Press release, 20 January 2012
Claude Parent
Drawings
 
 

29 January - 10 March 2012
 
 

 
Esther Schipper
Schöneberger Ufer 65
10785 Berlin
Tue - Sat: 11am - 6pm

 
Opening:
Sunday, 29 January, 11am- 2pm
 
© Claude Parent
Dans la continuité du tissu urbain
une grande déchirure de lumière, 2005
 Photo: Gaston Bergeret
Courtesy: Manuella éditions
 
Esther Schipper is pleased to present the first exhibition of drawings by French architect Claude Parent in Germany.
 
By the early-1960s, Claude Parent had already had a successful architectural career. With the completion in 1952 of ‘Maison G’ (together with Ionel Schein), he had introduced American bungalow-style modernism in France and with the design of various supermarkets in the greater Paris area (Nanterre, 1958; La Celle Saint Cloud, 1959; Athis-Mons, 1961) firmly been established as a  name in French architecture. He worked closely with Yves Klein on the design of a rocket and designed the home of the fellow architect, sculptor and painter André Bloc.
 
Parent gained further recognition in the 1960s, when together with philosopher and urbanist Paul Virilio he developed the ‘oblique function’ theory that was inspired by a joint visit to WWII bunkers situated on the Atlantic Wall. The theory focuses on the inclined plane as a new relationship between architecture and the body. Forming the Architecture Principe’ group, investigating a new kind of interplay between architecture and urbanism, they rejected the traditional axes of horizontal / vertical and used oblique planes in an architecture of disequilibrium; to turn living spaces into dynamic areas of bodies in movement.
 
Parent’s first and his most spectacular buildings harnessing this theory is the church of Sainte-Bernadette du Banlay at Nevers completed in 1966. In 1970, together with Virilio, he published Vivre à l'Oblique, the manifesto of the ‘Oblique Architecture’ movement. In the same year, he installed a sloped floor in the French pavilion at the 35th Venice Biennale. His architectural style has not been entirely uncontroversial as in 1986 he participated in the design of Cattenom, a nuclear power plant situated on the river Moselle in Lorraine, France.
 
Esther Schipper shows two series of drawings titled Incisions and Open-Limit in which Parent develops plans for his Ville oblique, in effect an entirely ‘sloped’ city. 
 
Claude Parent (*1923, Neuilly-sur-Seine, France) lives and works in Paris.
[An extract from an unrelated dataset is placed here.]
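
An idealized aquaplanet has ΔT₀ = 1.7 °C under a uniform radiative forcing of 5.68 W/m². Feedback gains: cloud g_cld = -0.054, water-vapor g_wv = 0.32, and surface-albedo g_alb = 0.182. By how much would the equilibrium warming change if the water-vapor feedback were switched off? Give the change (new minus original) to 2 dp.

-1.13 °C

Original: g = 0.448, ΔT = 1.7/(1−0.448) = 3.0797 °C.
Without water-vapor: g' = 0.128, ΔT' = 1.7/(1−0.128) = 1.9495 °C.
Change = 1.9495 − 3.0797 = -1.13 °C.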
He has influenced some of the most prolific architects today, including Rem Koolhaas and Jean Nouvel. In 1979, he was awarded the Grand prix national de l'architecture and in 2010 was made Commandeur de la Légion d'honneur. He is a member of l’Academie d'architecture and l’Academie des beaux-arts. In 2010, the Cité de l’Architecture et du Patrimoine, Paris, honored Parent with a major retrospective titled Claude Parent: Graphic and Built Works.
 
An exhibition in association with Galerie Natalie Seroussi (Paris) and Daniel Wust.